Objects smoothly rendered in the form of NURBS, Bezier, or other parametric surfaces are represented by parameters such as control points. This allows a reduction in the amount of data as compared to polygonal models in which three-dimensional objects are expressed as sets of polygons such as triangles. In some applications including network games, three-dimensional model information is transmitted over networks. The object representation using free-form surfaces is suited even to such network applications because of the smaller amount of data.
When drawing three-dimensional models rendered in free-form surfaces, the free-form surfaces are divided into polygons, and rendering algorithms are applied thereto for the sake of drawing processing. To divide a free-form surface into polygons, the values of parameters in the equation of the NURBS- or otherwise-defined parametric surface are changed at predetermined pitches, whereby vertexes on the parametric surface are determined directly. These points are then connected to generate the polygons. As a result, the parametric surface is subdivided into a lot of polygons with a predetermined number of divisions. This processing is called tessellation processing.
In the tessellation processing, determining the coordinate values of the vertexes on a parametric surface requires that computing be repeated on the control points that define the shape of the parametric surface. This tessellation processing, when implemented by software, consumes a considerable computing time due to the large amount of calculation. The tessellation processing is thus not suited to three-dimensional computer graphic applications that need to display the result of drawing in real time. The tessellation processing is also difficult to implement by hardware since high memory capacities are required in order to store the data necessary for the tessellation processing and intermediate calculation results.

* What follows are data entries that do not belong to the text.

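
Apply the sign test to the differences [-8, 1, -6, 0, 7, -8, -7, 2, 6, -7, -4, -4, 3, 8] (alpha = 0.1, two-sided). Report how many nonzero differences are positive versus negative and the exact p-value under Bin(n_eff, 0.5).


Step 1: Discard zero differences. Original n = 14; n_eff = number of nonzero differences = 13.
Nonzero differences (with sign): -8, +1, -6, +7, -8, -7, +2, +6, -7, -4, -4, +3, +8
Step 2: Count signs: positive = 6, negative = 7.
Step 3: Under H0: P(positive) = 0.5, so the number of positives S ~ Bin(13, 0.5).
Step 4: Two-sided exact p-value = sum of Bin(13,0.5) probabilities at or below the observed probability = 1.000000.
Step 5: alpha = 0.1. fail to reject H0.

n_eff = 13, pos = 6, neg = 7, p = 1.000000, fail to reject H0.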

Attempts have thus been made to reduce the amount of computation and the amount of memory by limiting the degree of freedom of the surface, by such means as decreasing the number of divisions in the tessellation processing with a reduction in the amount of computation, reducing the number of control points, and using simpler curve equations. In consequence, however, the objects to be drawn are rendered in coarse polygons, which has produced the problem that CG images of sufficient quality cannot be generated.